Joe Biden sues Justice Department to block release of personal recordings

The private recordings are tied to the former President's conversations with ghostwriter Mark Zwonitzer
PUBLISHED 7 DAYS AGO
Former President Joe Biden speaks to the South Carolina Democratic Party (Cover Image Source: AP | Photo by Matt Kelley)
Former President Joe Biden speaks to the South Carolina Democratic Party (Cover Image Source: AP | Photo by Matt Kelley)

Former U.S. President Joe Biden sued the U.S. Department of Justice (DOJ) on Tuesday, hoping to block the release of audio recordings and transcripts of private conversations with his 2017 memoir ghostwriter, Mark Zwonitzer. According to a report by NBC News, the situation arose after a 2024 Freedom of Information Act request by the conservative Heritage Foundation, which had filed its own lawsuit to obtain the transcripts. Earlier, the DOJ had said that such materials were exempt from disclosure.

However, under Donald Trump's second term as President, the Justice Department informed Biden of its intention to release the transcripts with minimal redactions to the Heritage Plaintiffs and to Congress on June 15. The former President has argued that such information was personal in nature and was protected under the Freedom of Information Act (FOIA) laws. "Every American, including a sitting or former Vice President, has a right to privacy in the personal conversations he has within his own home," Biden's attorney Amy Jeffress wrote in the lawsuit.



As far as the Heritage Foundation is concerned, it sought to obtain records used by then-special counsel Robert Hur to write certain passages of a 2023 report, in which he referred to the former President as "painfully slow, with Mr. Biden struggling to remember events and straining at times to read and relay his own notebook entries." The DOJ, on the other hand, believes that such information should reach the public.

"This is the most transparent Department of Justice in history, and we will fight to ensure the American people can hear these recordings and draw their own conclusions about the former President’s mental acuity before he sought the presidency," a spokesperson said.
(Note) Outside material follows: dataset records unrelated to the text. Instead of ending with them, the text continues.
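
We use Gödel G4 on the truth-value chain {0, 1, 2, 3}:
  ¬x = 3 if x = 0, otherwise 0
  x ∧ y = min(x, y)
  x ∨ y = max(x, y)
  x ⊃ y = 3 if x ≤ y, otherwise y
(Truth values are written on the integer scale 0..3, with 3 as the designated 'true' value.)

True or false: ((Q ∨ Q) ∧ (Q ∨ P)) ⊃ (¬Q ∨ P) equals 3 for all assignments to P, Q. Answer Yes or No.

Counterexample: take P = 0, Q = 1.
Q ∨ Q = 1 ∨ 1 = 1
Q ∨ P = 1 ∨ 0 = 1
(Q ∨ Q) ∧ (Q ∨ P) = 1 ∧ 1 = 1
¬Q = ¬1 = 0
¬Q ∨ P = 0 ∨ 0 = 0
((Q ∨ Q) ∧ (Q ∨ P)) ⊃ (¬Q ∨ P) = 1 ⊃ 0 = 0
This gives 0 ≠ 3.

No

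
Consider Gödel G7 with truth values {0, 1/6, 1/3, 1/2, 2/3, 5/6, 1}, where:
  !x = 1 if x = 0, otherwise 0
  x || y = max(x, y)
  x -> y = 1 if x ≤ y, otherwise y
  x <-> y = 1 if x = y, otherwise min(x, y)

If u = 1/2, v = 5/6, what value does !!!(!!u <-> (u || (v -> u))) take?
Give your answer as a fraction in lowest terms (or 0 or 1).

!u = !1/2 = 0
!!u = !0 = 1
v -> u = 5/6 -> 1/2 = 1/2
u || (v -> u) = 1/2 || 1/2 = 1/2
!!u <-> (u || (v -> u)) = 1 <-> 1/2 = 1/2
!(!!u <-> (u || (v -> u))) = !1/2 = 0
!!(!!u <-> (u || (v -> u))) = !0 = 1
!!!(!!u <-> (u || (v -> u))) = !1 = 0

0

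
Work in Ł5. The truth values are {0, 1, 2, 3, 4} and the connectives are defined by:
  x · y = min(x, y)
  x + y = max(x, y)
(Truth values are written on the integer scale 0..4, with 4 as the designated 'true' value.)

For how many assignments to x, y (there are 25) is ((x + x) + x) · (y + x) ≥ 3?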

President Donald Trump took to Truth Social to call his predecessor a "crooked politician" for filing the lawsuit.



Democrats have raised several questions about the cognitive abilities of President Trump, mirroring what Republicans did with Joe Biden during the previous term. The former President had to drop out of a re-election bid due to his inability to carry on. Biden is facing pressure from the administration about the audio transcripts as well. According to a Washington Post report, the House Judiciary Committee has asked for the tapes to investigate the possible politicization of the DOJ during his term.

"The Materials long predate the Special Counsel investigation over which the Committee purports to be conducting oversight and could not possibly shed light on the 'politicization of the Biden-Garland Department of Justice' — the Committee’s stated purpose," Biden's lawsuit stated. The audio of the former President's interview with Hur was leaked to the media last year, and the report states that it confirmed his memory issues and cognitive shortcomings.

Donald Trump and Joe Biden during a Presidential debate. (Image credit: AP | Photo by Gerald Herbert)
Donald Trump and Joe Biden during a Presidential debate. (Image credit: AP | Photo by Gerald Herbert)

The lawsuit was filed on Tuesday by Biden's legal team in federal court in D.C., accusing the DOJ of reversing its earlier stance of not making the records public. That stance was taken when Biden himself was the President. Now, his lawyers argue that it would be a violation of federal privacy laws.